Yesterday, Saturday, the French Ambassador, His Excellency Mr. Philippe Ardanaz, said: “[Hurricane] Irma has triggered some decision in Paris to move forward with stronger support for your project.”

Mr. Chouraki, the French Foreign Trade Advisor who sat beside the Ambassador, is the President of Teranov Geothermal Energy.  Teranov, a French engineering and services company for new and renewable energy, specializes in high enthalpy geothermal energy development in the Caribbean and Latin America.  The company is based in Guadeloupe and Colombia.

Prime Minister Harris’ administration has been working with Teranov to examine the technical feasibility and economic viability for geothermal power in the country, as it is hoped that, by the year 2020, nearly 100% of the electricity supplied in the Federation would be produced from renewable energy sources as opposed to expensive imported fossil fuels.  The Caribbean region’s annual fuel import bill is put around US$9 billion per year.

Against this backdrop, Minister Liburd signed a Memorandum of Understanding (MOU) with Teranov in September 2015 on behalf of the Government, and two months later geothermal exploration exercises began in the Sandy Point area around Brimstone Hill, going to the top of the nearly 3,800 ft. Mount Liamuiga.     

Teranov found that there is potential in St. Kitts to develop at least 18 to 36 megawatts of geothermal power. 

This is significant, partly because geothermal is considered to be an ideal, hurricane-proof source of energy unlike above ground power lines. 

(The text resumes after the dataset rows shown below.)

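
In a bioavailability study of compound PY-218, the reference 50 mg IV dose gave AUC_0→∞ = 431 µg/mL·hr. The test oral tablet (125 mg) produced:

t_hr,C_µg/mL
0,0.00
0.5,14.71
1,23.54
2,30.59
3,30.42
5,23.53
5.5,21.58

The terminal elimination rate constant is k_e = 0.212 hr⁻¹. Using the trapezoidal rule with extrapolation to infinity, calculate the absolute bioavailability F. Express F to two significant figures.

Trapezoidal AUC_0→5.5 (oral tablet):
  [0→0.5]: (0.00+14.71)/2 × 0.5 = 3.6775
  [0.5→1]: (14.71+23.54)/2 × 0.5 = 9.5625
  [1→2]: (23.54+30.59)/2 × 1 = 27.065
  [2→3]: (30.59+30.42)/2 × 1 = 30.505
  [3→5]: (30.42+23.53)/2 × 2 = 53.95
  [5→5.5]: (23.53+21.58)/2 × 0.5 = 11.2775
  Sum = 136.0375 µg/mL·hr
Tail: C_last/k_e = 21.58/0.212 = 101.792
AUC_0→∞ (oral tablet) = 136.0375 + 101.792 = 237.8295 µg/mL·hr
F = (AUC_ev/D_ev)/(AUC_iv/D_iv) = (237.8295/125)/(431/50) = 1.902636/8.62 = 0.2207

F = 0.22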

Case-in-point: Right after the passage of Hurricane Irma, Bruce Cutright, CEO of Texas-based Thermal Energy Partners (TEP), which is developing a geothermal power plant with an initial capacity of 10 megawatts on the island of Nevis, reported that the power plant had dodged significant damage and only suffered some soil erosion from the hurricane. 

During yesterday’s meeting, France’s Ambassador to St. Kitts and Nevis said: “We want to express our support to the project [in St. Kitts], and just to say that with the hurricanes and also with the meeting in Paris at the end of the year [December 12th, 2017] – the first meeting of follow-up to COP21 [the Paris climate conference] – I think it’s the perfect timing [to accelerate the pace of its implementation].”

Prime Minister Harris agreed, stating: “We need to put this on fast-track…so that we reach to a point where we can deliver.”

His Excellency Mr. Ardanaz noted some benefits that would come from further geothermal development on the island of St. Kitts: “First, it will be exportation of electricity from St. Kitts…number two, immediately it’s job creation on the island…a lot of economic development on the island and third, it’s a way to create new paths of regional cooperation and I think this is positive for everyone.”

France’s Ambassador to St. Kitts and Nevis added: “This is a real need for the Caribbean because [devastation from hurricanes] can happen any time again, and we just want to…establish an interconnection with all those islands in the Leeward Islands, to make sure if one is hit by a hurricane it can rely on the energy from surrounding islands – and that’s the basic idea…this is the global picture.”